Controllability is inherently dependent on observability. Specifically, controlled colonization events educate the immune system to recognize pathogens and enhance the host's ability to monitor microbial states. For instance, Bacteroides fragilis produces an immunomodulatory polysaccharide that, in germ-free mice, trains a population of immune cells to protect against Helicobacter hepaticus, a pathogen responsible for colitis in immunocompromised animals (Mazmanian et al., 2005, 2008). Another example is segmented filamentous bacteria (SFB) (Candidatus Arthromitus), a species-specific filamentous bacteria found in the guts of several vertebrates. SFB forms millimeter-long filaments that attach directly to the ileal epithelium via a specialized cell called a holdfast, without triggering inflammation (Schnupf et al., 2015). In several species, SFB colonization peaks during early life (Hedblom et al., 2018), training the immune system against future invasive pathogens.

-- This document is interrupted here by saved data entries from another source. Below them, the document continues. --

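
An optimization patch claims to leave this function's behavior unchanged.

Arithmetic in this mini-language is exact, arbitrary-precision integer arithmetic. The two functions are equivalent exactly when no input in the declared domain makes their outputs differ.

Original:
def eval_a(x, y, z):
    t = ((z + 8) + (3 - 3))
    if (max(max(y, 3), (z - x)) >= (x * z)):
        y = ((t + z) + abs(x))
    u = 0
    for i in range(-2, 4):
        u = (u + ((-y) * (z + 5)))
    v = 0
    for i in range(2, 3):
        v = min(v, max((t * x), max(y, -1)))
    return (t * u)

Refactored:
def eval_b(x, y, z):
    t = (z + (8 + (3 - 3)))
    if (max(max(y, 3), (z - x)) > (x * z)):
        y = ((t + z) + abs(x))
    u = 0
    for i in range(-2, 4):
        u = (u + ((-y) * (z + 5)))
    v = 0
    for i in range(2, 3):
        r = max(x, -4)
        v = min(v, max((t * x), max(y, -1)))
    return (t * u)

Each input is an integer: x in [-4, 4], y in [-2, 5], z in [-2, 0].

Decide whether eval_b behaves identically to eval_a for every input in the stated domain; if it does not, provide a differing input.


The rewrite breaks on x=-4, y=4, z=-1, where the results are -1680 and -672.
eval_a: t becomes 7; next (max(max(y, 3), (z - x)) >= (x * z)) evaluates to true; next y becomes 10; next u becomes 0; next at i=-2:; next u becomes -40; next at i=-1:; next u becomes -80; next at i=0:; next u becomes -120; next at i=1:; next u becomes -160; next at i=2:; next u becomes -200; next at i=3:; next u becomes -240; next v becomes 0; next at i=2:; next v becomes 0; next final value -1680
eval_b: t becomes 7; next (max(max(y, 3), (z - x)) > (x * z)) evaluates to false; next u becomes 0; next at i=-2:; next u becomes -16; next at i=-1:; next u becomes -32; next at i=0:; next u becomes -48; next at i=1:; next u becomes -64; next at i=2:; next u becomes -80; next at i=3:; next u becomes -96; next v becomes 0; next at i=2:; next r becomes -4; next v becomes 0; next final value -672
verdict: not equivalent; witness: x=-4, y=4, z=-1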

Interestingly, SFB occupies a spatial gradient similar to environmental cable bacteria, connecting the oxygen-rich epithelium to the anoxic lumen. Although they share similar morphology—long, single-layered filaments—it remains to be tested whether SFB plays a similar ecological role in conducting electrons between these zones (Nielsen et al., 2010) and sharing them with other species (Bjerg et al., 2023). Ericsson and colleagues observed that only the stool of mice harboring SFB produced a strong exoelectrogenic current in microbial fuel cells, even though the SFB itself was not found on the electrodes (Ericsson et al., 2015). Their study also showed that differences in the electrical current production by exoelectrogens were predictive of lymphocyte trafficking to the gut. In other words, the mammalian gut may monitor and respond to the unique electrical signatures of its microbiome, targeting microbes at locations with unusual signatures. By adapting its immune response to specific electrical signatures or redox gradients, the host may enhance its ability to observe and react to changes in the microbiome's state-space.

Overall, control incurs fitness costs for the host, both for gathering information and for acting on that information. From an evolutionary perspective, hosts minimize these costs to invest on growth and reproduction. Over different timescales, an evolutionary arms race develops between hosts and microbial populations: hosts benefit from efficient, cost-effective control strategies, while microbes evolve ways to evade such control—especially when it restricts their survival and growth (Wilde et al., 2024).

For example, inflammation is a systemic response by the host to counter microbial invasion. When triggered, reactive oxygen species are released. Some opportunistic pathogens exploit this response by tolerating the released hydrogen peroxide and expressing molecular machinery that allows them to absorb it into their cytoplasm. There, they quickly convert it into oxygen for use in their respiratory chain, giving them an advantage over fermentative organisms (Crowley and Vallance, 2020). Salmonella enterica serotype Typhimurium goes a step further. Under normal conditions, the gut detoxifies hydrogen sulfide, produced in large quantities by the microbiota, by converting it into thiosulfate. During inflammation, reactive species convert thiosulfate into tetrathionate, which S. Typhimurium respires (Winter et al., 2010), effectively feeding on the host's defense mechanisms.

A healthy, symbiotic microbiome remains under host control, maintained by the host's regulatory mechanisms to ensure beneficial function. In contrast, a dysbiotic microbiome arises when this control is impaired—whether because a healthy composition becomes unreachable, necessary cues become unobservable, or the mechanisms of control (effectors) become ineffective. In other words, microbes are not our Geppetto (Stilling et al., 2016); instead, we attempt to control them. Like Pinocchio, they strive—and often succeed—to evade our control.